Warning: return from incompatible pointer type in C

Question

The below code generates an incompatible pointer type error and warning: control reaches end of non-void function in the filename function:

#include <stdio.h>
#include <stdlib.h>    

int quit;
char *filename(int *);

int main ()
{   
    filename(&quit);   
    return 0;
}

char *filename(int *i1)
{
    char input[16];
    char *dum=(char*)malloc(16*sizeof(char));    
    if (dum==NULL){
        printf("Memory could not be allocated \n");
    }
    else {
        printf("Memory was allocated – remember to free\n \n");    
        *i1=1;    
        fputs("Input filename = ", stdout);
        fflush(stdout);
        fgets(input,sizeof(input),stdin);    
        printf("Filename = \"%s\"\n",input);   
        return i1;

    }
}

I'm new to this, can someone help me with this error?

Answer 1

Well, yes? The function is declared to return char *, but you return i1 which is the input argument and has type int *.
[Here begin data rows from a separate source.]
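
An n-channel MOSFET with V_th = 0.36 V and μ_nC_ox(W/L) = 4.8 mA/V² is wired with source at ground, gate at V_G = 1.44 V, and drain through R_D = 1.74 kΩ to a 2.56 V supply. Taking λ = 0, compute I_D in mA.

V_GS = V_G = 1.44 V, so V_ov = 1.44 − 0.36 = 1.08 V.
Assume saturation: I_D = ½ k_n V_ov² = 0.5 × 4.8 × 1.08² = 2.8 mA, giving V_DS = V_DD − I_D R_D = 2.56 − 2.8 × 1.74 = -2.31 V.
But -2.31 V < V_ov = 1.08 V, so the device is actually in triode.
In triode I_D = k_n[V_ov V_DS − ½ V_DS²] and I_D = (V_DD − V_DS)/R_D. Equating: 4.18 V_DS² − 10.02 V_DS + 2.56 = 0, giving V_DS = 0.291 V (the root below V_ov).
I_D = (2.56 − 0.291) / 1.74 = 1.3 mA.

I_D = 1.30 mA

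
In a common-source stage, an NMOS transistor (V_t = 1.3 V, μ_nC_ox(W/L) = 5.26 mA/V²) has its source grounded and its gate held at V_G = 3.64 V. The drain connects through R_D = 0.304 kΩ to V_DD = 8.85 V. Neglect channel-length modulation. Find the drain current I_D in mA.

V_GS = V_G = 3.64 V, so V_ov = 3.64 − 1.3 = 2.34 V.
Assume saturation: I_D = ½ k_n V_ov² = 0.5 × 5.26 × 2.34² = 14.4 mA, giving V_DS = V_DD − I_D R_D = 8.85 − 14.4 × 0.304 = 4.47 V.
V_DS = 4.47 V ≥ V_ov = 2.34 V, confirming saturation.

I_D = 14.4 mA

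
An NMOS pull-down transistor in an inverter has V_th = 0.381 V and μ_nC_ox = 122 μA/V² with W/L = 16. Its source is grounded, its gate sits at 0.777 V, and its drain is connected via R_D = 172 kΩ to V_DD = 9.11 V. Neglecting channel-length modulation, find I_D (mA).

I_D = 0.0525 mA

V_GS = V_G = 0.777 V, so V_ov = 0.777 − 0.381 = 0.396 V.
k_n = μ_nC_ox · (W/L) = 1.952 mA/V².
Assume saturation: I_D = ½ k_n V_ov² = 0.5 × 1.952 × 0.396² = 0.153 mA, giving V_DS = V_DD − I_D R_D = 9.11 − 0.153 × 172 = -17.2 V.
But -17.2 V < V_ov = 0.396 V, so the device is actually in triode.
In triode I_D = k_n[V_ov V_DS − ½ V_DS²] and I_D = (V_DD − V_DS)/R_D. Equating: 168 V_DS² − 134 V_DS + 9.11 = 0, giving V_DS = 0.0751 V (the root below V_ov).
I_D = (9.11 − 0.0751) / 172 = 0.0525 mA.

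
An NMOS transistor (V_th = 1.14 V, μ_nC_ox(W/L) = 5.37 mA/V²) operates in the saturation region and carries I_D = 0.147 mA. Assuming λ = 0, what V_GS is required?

V_GS = 1.37 V

In saturation I_D = ½ k_n (V_GS − V_th)², so V_GS − V_th = √(2 I_D / k_n) = √(2 × 0.147 / 5.37) = 0.234 V.
V_GS = 1.14 + 0.234 = 1.37 V.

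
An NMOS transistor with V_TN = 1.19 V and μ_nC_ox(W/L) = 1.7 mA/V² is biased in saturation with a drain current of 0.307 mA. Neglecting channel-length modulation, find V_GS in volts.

V_GS = 1.79 V

In saturation I_D = ½ k_n (V_GS − V_TN)², so V_GS − V_TN = √(2 I_D / k_n) = √(2 × 0.307 / 1.7) = 0.601 V.
V_GS = 1.19 + 0.601 = 1.79 V.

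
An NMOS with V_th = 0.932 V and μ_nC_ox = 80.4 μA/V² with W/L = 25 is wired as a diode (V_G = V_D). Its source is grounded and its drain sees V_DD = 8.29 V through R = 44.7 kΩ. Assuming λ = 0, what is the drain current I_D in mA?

With gate tied to drain, V_GS = V_DS ≥ V_GS − V_th, so the device is in saturation.
k_n = μ_nC_ox · (W/L) = 2.01 mA/V².
KCL at the drain: ½ k_n (V_GS − V_th)² = (V_DD − V_GS)/R.
Let x = V_GS − 0.932. Then 44.9 x² + x − 7.358 = 0, giving x = 0.394 V (positive root), so V_GS = 1.33 V.
I_D = (V_DD − V_GS)/R = (8.29 − 1.33) / 44.7 = 0.156 mA.

I_D = 0.156 mA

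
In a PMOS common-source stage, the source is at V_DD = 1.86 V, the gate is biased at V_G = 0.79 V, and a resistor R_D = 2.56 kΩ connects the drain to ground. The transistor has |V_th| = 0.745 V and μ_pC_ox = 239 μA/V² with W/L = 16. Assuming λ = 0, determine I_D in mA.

V_SG = V_DD − V_G = 1.86 − 0.79 = 1.07 V, so V_ov = 1.07 − 0.745 = 0.325 V.
k_p = μ_pC_ox · (W/L) = 3.824 mA/V².
Assume saturation: I_D = ½ k_p V_ov² = 0.5 × 3.824 × 0.325² = 0.202 mA, giving V_SD = V_DD − I_D R_D = 1.86 − 0.202 × 2.56 = 1.34 V.
V_SD = 1.34 V ≥ V_ov = 0.325 V, confirming saturation.

I_D = 0.202 mA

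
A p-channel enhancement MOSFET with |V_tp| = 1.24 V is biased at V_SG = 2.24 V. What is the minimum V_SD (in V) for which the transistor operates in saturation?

V_SD,sat = 1.00 V

The boundary between triode and saturation is V_SD = V_SG − |V_tp| = V_ov.
V_ov = 2.24 − 1.24 = 1 V.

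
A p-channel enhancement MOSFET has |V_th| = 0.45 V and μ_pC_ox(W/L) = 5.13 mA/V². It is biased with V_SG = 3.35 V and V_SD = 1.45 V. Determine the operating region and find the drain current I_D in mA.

Triode; I_D = 16.2 mA

V_ov = V_SG − |V_th| = 3.35 − 0.45 = 2.9 V.
Since V_SD = 1.45 V < V_ov = 2.9 V, the device is in the triode region.
I_D = k_p [V_ov · V_SD − ½ V_SD²] = 5.13 × [2.9 × 1.45 − 0.5 × 1.45²] = 16.2 mA.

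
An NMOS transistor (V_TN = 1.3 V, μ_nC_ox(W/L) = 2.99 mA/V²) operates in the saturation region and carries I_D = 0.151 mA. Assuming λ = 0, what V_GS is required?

In saturation I_D = ½ k_n (V_GS − V_TN)², so V_GS − V_TN = √(2 I_D / k_n) = √(2 × 0.151 / 2.99) = 0.318 V.
V_GS = 1.3 + 0.318 = 1.62 V.

V_GS = 1.62 V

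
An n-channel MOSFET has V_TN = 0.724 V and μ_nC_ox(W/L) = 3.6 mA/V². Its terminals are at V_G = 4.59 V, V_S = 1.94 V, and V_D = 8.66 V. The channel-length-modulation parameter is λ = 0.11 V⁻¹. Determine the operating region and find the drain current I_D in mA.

V_GS = V_G − V_S = 4.59 − 1.94 = 2.65 V; V_DS = V_D − V_S = 8.66 − 1.94 = 6.72 V.
V_ov = V_GS − V_TN = 2.65 − 0.724 = 1.93 V.
Since V_DS = 6.72 V ≥ V_ov = 1.93 V, the device is in saturation.
I_D = ½ k_n V_ov² (1 + λ V_DS) = 0.5 × 3.6 × 1.93² × (1 + 0.11 × 6.72) = 11.6 mA.

Saturation; I_D = 11.6 mA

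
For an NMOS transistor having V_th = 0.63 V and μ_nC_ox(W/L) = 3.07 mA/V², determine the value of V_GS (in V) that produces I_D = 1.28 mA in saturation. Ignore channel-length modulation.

In saturation I_D = ½ k_n (V_GS − V_th)², so V_GS − V_th = √(2 I_D / k_n) = √(2 × 1.28 / 3.07) = 0.913 V.
V_GS = 0.63 + 0.913 = 1.54 V.

V_GS = 1.54 V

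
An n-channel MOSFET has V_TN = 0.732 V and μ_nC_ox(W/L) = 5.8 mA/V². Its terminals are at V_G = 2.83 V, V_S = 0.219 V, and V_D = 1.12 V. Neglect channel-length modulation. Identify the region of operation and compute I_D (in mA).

Triode; I_D = 7.47 mA

V_GS = V_G − V_S = 2.83 − 0.219 = 2.61 V; V_DS = V_D − V_S = 1.12 − 0.219 = 0.901 V.
V_ov = V_GS − V_TN = 2.61 − 0.732 = 1.88 V.
Since V_DS = 0.901 V < V_ov = 1.88 V, the device is in the triode region.
I_D = k_n [V_ov · V_DS − ½ V_DS²] = 5.8 × [1.88 × 0.901 − 0.5 × 0.901²] = 7.47 mA.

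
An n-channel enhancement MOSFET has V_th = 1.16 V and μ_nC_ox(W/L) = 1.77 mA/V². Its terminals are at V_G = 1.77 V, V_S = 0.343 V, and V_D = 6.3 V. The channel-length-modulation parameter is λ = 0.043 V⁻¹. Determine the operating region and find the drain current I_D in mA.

Saturation; I_D = 0.0793 mA

V_GS = V_G − V_S = 1.77 − 0.343 = 1.43 V; V_DS = V_D − V_S = 6.3 − 0.343 = 5.96 V.
V_ov = V_GS − V_th = 1.43 − 1.16 = 0.267 V.
Since V_DS = 5.96 V ≥ V_ov = 0.267 V, the device is in saturation.
I_D = ½ k_n V_ov² (1 + λ V_DS) = 0.5 × 1.77 × 0.267² × (1 + 0.043 × 5.96) = 0.0793 mA.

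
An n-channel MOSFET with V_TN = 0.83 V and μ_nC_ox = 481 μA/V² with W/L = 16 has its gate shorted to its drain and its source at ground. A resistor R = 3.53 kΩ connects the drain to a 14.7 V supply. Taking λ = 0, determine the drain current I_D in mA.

I_D = 3.65 mA

With gate tied to drain, V_GS = V_DS ≥ V_GS − V_TN, so the device is in saturation.
k_n = μ_nC_ox · (W/L) = 7.696 mA/V².
KCL at the drain: ½ k_n (V_GS − V_TN)² = (V_DD − V_GS)/R.
Let x = V_GS − 0.83. Then 13.6 x² + x − 13.87 = 0, giving x = 0.974 V (positive root), so V_GS = 1.8 V.
I_D = (V_DD − V_GS)/R = (14.7 − 1.8) / 3.53 = 3.65 mA.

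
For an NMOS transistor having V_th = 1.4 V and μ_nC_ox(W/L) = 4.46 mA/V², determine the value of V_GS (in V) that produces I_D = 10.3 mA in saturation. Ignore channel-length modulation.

In saturation I_D = ½ k_n (V_GS − V_th)², so V_GS − V_th = √(2 I_D / k_n) = √(2 × 10.3 / 4.46) = 2.15 V.
V_GS = 1.4 + 2.15 = 3.55 V.

V_GS = 3.55 V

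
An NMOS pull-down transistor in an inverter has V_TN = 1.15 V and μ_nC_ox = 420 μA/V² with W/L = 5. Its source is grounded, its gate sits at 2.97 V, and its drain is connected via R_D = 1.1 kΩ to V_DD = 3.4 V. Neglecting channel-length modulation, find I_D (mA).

V_GS = V_G = 2.97 V, so V_ov = 2.97 − 1.15 = 1.82 V.
k_n = μ_nC_ox · (W/L) = 2.1 mA/V².
Assume saturation: I_D = ½ k_n V_ov² = 0.5 × 2.1 × 1.82² = 3.48 mA, giving V_DS = V_DD − I_D R_D = 3.4 − 3.48 × 1.1 = -0.426 V.
But -0.426 V < V_ov = 1.82 V, so the device is actually in triode.
In triode I_D = k_n[V_ov V_DS − ½ V_DS²] and I_D = (V_DD − V_DS)/R_D. Equating: 1.16 V_DS² − 5.204 V_DS + 3.4 = 0, giving V_DS = 0.793 V (the root below V_ov).
I_D = (3.4 − 0.793) / 1.1 = 2.37 mA.

I_D = 2.37 mA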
You might mean to return the newly allocated string dum, and perhaps also fill it with the data that was read using fgets() to the separate character array input. In this case, you need to copy the data over, and return dum.

It would be more concise, simpler, and generally better to read directly into dum:

fgets(dum, 16, stdin);

return dum;

Note that this duplicates the size of the buffer from the malloc() call, which is a "code smell". This can be improved by making it a local constant in the function:

char * filename(void)
{
  const size_t max_fn = 16;
  char *dum;

  if((dum = malloc(max_fn)) != NULL)
  {
    if(fgets(dum, max_fn, stdin) != dum)
    {
      free(dum);  /* Input failed, free the buffer and drop the pointer. */
      dum = NULL;
    }
  }
  return dum;
}

My latter code also has the benefit that it checks return values of functions that can fail. Both memory allocation (malloc()) and I/O (fgets()) can fail, so you must check their return values.